Not only have sharp falls in all types of investment prices raised concerns, but so has the mounting political backlash. In the final three months of 2022, which was a particularly difficult time for financial markets, investors pulled nearly $6.2 billion more from sustainable funds than they invested, according to Morningstar.

Despite the slowdown, demand for sustainable funds is still higher than their traditional counterparts.

DO ONLY MILLENNIALS DO IT?

No, the vast majority of money in ESG investing comes from large investors such as pension funds, insurance companies, endowments at universities and endowments, and other large institutional investors.

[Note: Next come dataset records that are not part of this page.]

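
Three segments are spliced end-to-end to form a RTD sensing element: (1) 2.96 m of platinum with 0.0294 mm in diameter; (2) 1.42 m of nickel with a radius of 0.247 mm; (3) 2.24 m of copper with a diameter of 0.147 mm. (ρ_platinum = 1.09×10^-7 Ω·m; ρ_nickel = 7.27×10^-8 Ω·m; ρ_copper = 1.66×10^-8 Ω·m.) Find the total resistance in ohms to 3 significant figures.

478 Ω

Seg 1: A = π(d/2)² = π(1.4700e-05 m)² = 6.789e-10 m²
R_1 = (1.09×10^-7)(2.96)/(6.789e-10) = 475.3 Ω
Seg 2: A = πr² = π(2.4700e-04 m)² = 1.917e-07 m²
R_2 = (7.27×10^-8)(1.42)/(1.917e-07) = 0.5386 Ω
Seg 3: A = π(d/2)² = π(7.3500e-05 m)² = 1.697e-08 m²
R_3 = (1.66×10^-8)(2.24)/(1.697e-08) = 2.191 Ω
R_total = R_1 + R_2 + R_3 = 478 Ω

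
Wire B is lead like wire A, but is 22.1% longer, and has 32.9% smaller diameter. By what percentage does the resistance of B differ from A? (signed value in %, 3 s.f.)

R ∝ L/d², so R_B/R_A = (1 + 22.1/100) × (1 − 32.9/100)⁻²
= 1.221 × 2.221 = 2.712
(R_B − R_A)/R_A = 2.712 − 1 = 171%

171%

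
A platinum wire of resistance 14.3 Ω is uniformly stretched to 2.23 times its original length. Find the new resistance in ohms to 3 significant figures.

Volume constant ⇒ A' = A/k with k = 2.23. R' = ρ(kL)/(A/k) = k²R.
R' = 4.973 × 14.3 = 71.1 Ω

71.1 Ω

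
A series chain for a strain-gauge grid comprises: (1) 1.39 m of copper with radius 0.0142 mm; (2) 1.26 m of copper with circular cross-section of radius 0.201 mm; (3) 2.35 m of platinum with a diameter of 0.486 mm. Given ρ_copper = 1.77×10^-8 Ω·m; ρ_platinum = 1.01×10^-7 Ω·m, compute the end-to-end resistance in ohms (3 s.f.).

40.3 Ω

Seg 1: A = πr² = π(1.4200e-05 m)² = 6.335e-10 m²
R_1 = (1.77×10^-8)(1.39)/(6.335e-10) = 38.84 Ω
Seg 2: A = πr² = π(2.0100e-04 m)² = 1.269e-07 m²
R_2 = (1.77×10^-8)(1.26)/(1.269e-07) = 0.1757 Ω
Seg 3: A = π(d/2)² = π(2.4300e-04 m)² = 1.855e-07 m²
R_3 = (1.01×10^-7)(2.35)/(1.855e-07) = 1.279 Ω
R_total = R_1 + R_2 + R_3 = 40.3 Ω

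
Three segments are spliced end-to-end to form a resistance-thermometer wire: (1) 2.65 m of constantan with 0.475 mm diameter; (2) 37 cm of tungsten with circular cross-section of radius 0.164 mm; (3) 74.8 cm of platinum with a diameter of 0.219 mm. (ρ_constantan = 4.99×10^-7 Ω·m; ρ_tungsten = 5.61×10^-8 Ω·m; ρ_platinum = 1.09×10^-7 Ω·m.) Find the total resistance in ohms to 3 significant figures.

Seg 1: A = π(d/2)² = π(2.3750e-04 m)² = 1.772e-07 m²
R_1 = (4.99×10^-7)(2.65)/(1.772e-07) = 7.462 Ω
Seg 2: A = πr² = π(1.6400e-04 m)² = 8.450e-08 m²
R_2 = (5.61×10^-8)(0.37)/(8.450e-08) = 0.2457 Ω
Seg 3: A = π(d/2)² = π(1.0950e-04 m)² = 3.767e-08 m²
R_3 = (1.09×10^-7)(0.748)/(3.767e-08) = 2.164 Ω
R_total = R_1 + R_2 + R_3 = 9.87 Ω

9.87 Ω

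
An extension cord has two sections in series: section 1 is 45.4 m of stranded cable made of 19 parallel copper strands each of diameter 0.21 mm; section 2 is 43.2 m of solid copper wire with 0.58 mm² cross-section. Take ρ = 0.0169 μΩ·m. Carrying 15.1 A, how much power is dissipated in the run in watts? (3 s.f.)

553 W

ρ = 0.0169 μΩ·m = 1.69×10^-8 Ω·m
Section 1: A_strand = π(1.0500e-04)² = 3.464e-08 m²; R₁ = ρL/(N·A_s) = (1.69×10^-8)(45.4)/(19×3.464e-08) = 1.166 Ω
Section 2: A = 0.58 mm² = 5.800e-07 m²
R₂ = (1.69×10^-8)(43.2)/(5.800e-07) = 1.259 Ω
R = R₁ + R₂ = 2.425 Ω
P = I²R = (15.1)² × 2.425 = 553 W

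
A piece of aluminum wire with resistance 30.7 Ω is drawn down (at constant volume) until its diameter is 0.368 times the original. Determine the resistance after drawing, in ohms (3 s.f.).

Volume constant ⇒ L' = L/r² with r = 0.368. R' = ρL'/A' = ρ(L/r²)/(πr²d₀²/4) = R/r⁴.
R' = 54.53 × 30.7 = 1670 Ω

1670 Ω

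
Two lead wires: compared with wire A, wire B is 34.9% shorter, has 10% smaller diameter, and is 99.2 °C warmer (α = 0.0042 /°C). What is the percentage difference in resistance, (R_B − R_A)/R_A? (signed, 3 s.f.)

13.9%

R ∝ ρL/d² with ρ ∝ (1+αΔT), so R_B/R_A = (1 − 34.9/100) × (1 − 10/100)⁻² × (1 + 0.0042×99.2)
= 0.651 × 1.235 × 1.417 = 1.139
(R_B − R_A)/R_A = 1.139 − 1 = 13.9%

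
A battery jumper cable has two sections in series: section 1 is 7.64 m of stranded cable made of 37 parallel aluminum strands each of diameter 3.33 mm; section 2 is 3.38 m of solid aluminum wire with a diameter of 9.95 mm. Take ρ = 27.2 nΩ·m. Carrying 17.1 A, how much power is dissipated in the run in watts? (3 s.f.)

0.534 W

ρ = 27.2 nΩ·m = 2.72×10^-8 Ω·m
Section 1: A_strand = π(1.6650e-03)² = 8.709e-06 m²; R₁ = ρL/(N·A_s) = (2.72×10^-8)(7.64)/(37×8.709e-06) = 6.449×10^-4 Ω
Section 2: A = π(d/2)² = π(4.9750e-03 m)² = 7.776e-05 m²
R₂ = (2.72×10^-8)(3.38)/(7.776e-05) = 0.001182 Ω
R = R₁ + R₂ = 0.001827 Ω
P = I²R = (17.1)² × 0.001827 = 0.534 W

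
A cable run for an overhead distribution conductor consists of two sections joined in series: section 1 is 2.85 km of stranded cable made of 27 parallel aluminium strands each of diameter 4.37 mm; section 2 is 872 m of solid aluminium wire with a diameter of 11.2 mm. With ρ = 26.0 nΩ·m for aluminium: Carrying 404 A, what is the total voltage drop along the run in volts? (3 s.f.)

167 V

ρ = 26.0 nΩ·m = 2.60×10^-8 Ω·m
Section 1: A_strand = π(2.1850e-03)² = 1.500e-05 m²; R₁ = ρL/(N·A_s) = (2.60×10^-8)(2850)/(27×1.500e-05) = 0.183 Ω
Section 2: A = π(d/2)² = π(5.6000e-03 m)² = 9.852e-05 m²
R₂ = (2.60×10^-8)(872)/(9.852e-05) = 0.2301 Ω
R = R₁ + R₂ = 0.4131 Ω
V = IR = 404 × 0.4131 = 167 V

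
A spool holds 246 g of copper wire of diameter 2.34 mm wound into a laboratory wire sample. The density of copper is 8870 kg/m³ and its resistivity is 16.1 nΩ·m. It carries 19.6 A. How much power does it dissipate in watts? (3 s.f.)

ρ = 16.1 nΩ·m = 1.61×10^-8 Ω·m
A = π(d/2)² = π(1.1700e-03 m)² = 4.3005e-06 m²
L = m/(density·A) = 0.246/(8870×4.3005e-06) = 6.449 m
R = ρL/A = (1.61×10^-8)(6.449)/(4.3005e-06) = 0.02414 Ω
P = I²R = (19.6)² × 0.02414 = 9.27 W

9.27 W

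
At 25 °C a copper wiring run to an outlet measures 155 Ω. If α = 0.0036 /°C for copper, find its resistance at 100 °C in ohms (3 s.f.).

197 Ω

ΔT = 100 − 25 = 75 °C
R = R₀(1 + αΔT) = 155 × (1 + 0.0036×75) = 155 × 1.27 = 197 Ω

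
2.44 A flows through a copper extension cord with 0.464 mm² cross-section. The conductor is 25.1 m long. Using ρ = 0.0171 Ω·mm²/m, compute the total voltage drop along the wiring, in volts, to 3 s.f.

ρ = 0.0171 Ω·mm²/m = 1.71×10^-8 Ω·m
A = 0.464 mm² = 4.640e-07 m²
R = ρL/A = (1.71×10^-8)(25.1)/(4.640e-07) = 0.925 Ω
V = IR = 2.44 × 0.925 = 2.26 V

2.26 V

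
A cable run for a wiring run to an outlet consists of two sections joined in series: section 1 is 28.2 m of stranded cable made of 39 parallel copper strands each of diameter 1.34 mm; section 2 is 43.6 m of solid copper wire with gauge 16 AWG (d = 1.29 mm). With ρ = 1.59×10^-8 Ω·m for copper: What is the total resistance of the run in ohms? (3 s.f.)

Section 1: A_strand = π(6.7000e-04)² = 1.410e-06 m²; R₁ = ρL/(N·A_s) = (1.59×10^-8)(28.2)/(39×1.410e-06) = 0.008152 Ω
Section 2: A = π(1.29/2 mm)² = π(6.4500e-04 m)² = 1.307e-06 m²
R₂ = (1.59×10^-8)(43.6)/(1.307e-06) = 0.5304 Ω
R = R₁ + R₂ = 0.539 Ω

0.539 Ω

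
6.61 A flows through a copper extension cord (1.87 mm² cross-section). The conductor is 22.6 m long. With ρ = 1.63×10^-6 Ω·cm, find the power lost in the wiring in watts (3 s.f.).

ρ = 1.63×10^-6 Ω·cm = 1.63×10^-8 Ω·m
A = 1.87 mm² = 1.870e-06 m²
R = ρL/A = (1.63×10^-8)(22.6)/(1.870e-06) = 0.197 Ω
P = I²R = (6.61)² × 0.197 = 8.61 W

8.61 W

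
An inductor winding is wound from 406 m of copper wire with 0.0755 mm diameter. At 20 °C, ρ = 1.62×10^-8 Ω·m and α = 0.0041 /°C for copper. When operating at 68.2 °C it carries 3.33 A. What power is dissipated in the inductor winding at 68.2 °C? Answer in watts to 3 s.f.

A = π(d/2)² = π(3.7750e-05 m)² = 4.477e-09 m²
R₍20₎ = ρL/A = (1.62×10^-8)(406)/(4.477e-09) = 1469 Ω
R₍68.2₎ = R₍20₎(1 + αΔT) = 1469 × (1 + 0.0041×48.2) = 1759 Ω
P = I²R = (3.33)² × 1759 = 19500 W

19500 W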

WHAT EFFECTS DOES IT HAVE?

ESG investors are pushing for more engagement with companies and discussing their environmental, social and governance concerns. They also cast their votes at annual shareholder meetings on ESG issues.

In 2021, a relatively small fund called Engine No. 1 hit American companies after convincing some of Wall Street’s biggest investment firms to agree to his proposal to replace three directors on Exxon Mobil’s board, citing a decarbonized world.

Investors are also urging business leaders across America to provide more details on their carbon emissions, human rights impact measurements and racial justice audits.

It’s all an evolution since the industry’s infancy, when “socially responsible” investing was fairly simple. Early funds would only promise not to own stocks in tobacco companies, gun makers, or other companies deemed distasteful.

AND THE COUNTERGAME?

Some politicians have denounced ESG as politicizing investing.

Some in the business community have been particularly critical of rating agencies that try to break down complex issues into simple ESG scores.

For example, Tesla CEO Elon Musk last year called ESG a fraud “weaponized by fake social justice fighters.” His criticism came shortly after Tesla was kicked out of the S&P 500 ESG index.

The index attempts to hold only companies with better ESG scores within each industry, while holding similar amounts of energy stocks, technology stocks, and other sectors as the broader S&P 500 index. That means Exxon Mobil could stay in the S&P 500 ESG Index even if it pulls fossil fuels out of the ground to burn because it outperforms its peers in energy.

ARE THESE THE ONLY CONTROVERSIES?

No. With every boom comes opportunists, and regulators have warned about some potentially misleading statements.

This could include companies that claim to be ESG-focused but own stocks in companies with low ESG scores. It is reminiscent of how products in supermarket aisles are accused of “greenwashing” or their goods are advertised as “green” even when they are not.

Part of this may be due to how big the ESG industry has gotten, with some players taking a lighter approach.

For example, some funds commit not to own stocks in companies that are considered dangerous. Others will seek to only own companies that receive the highest ratings on ESG issues from scorekeepers. Still others try to only buy companies that perform best within their specific industry, even if the overall score is very low.

Such nuances can be confusing for investors trying to find the right ESG fund for them.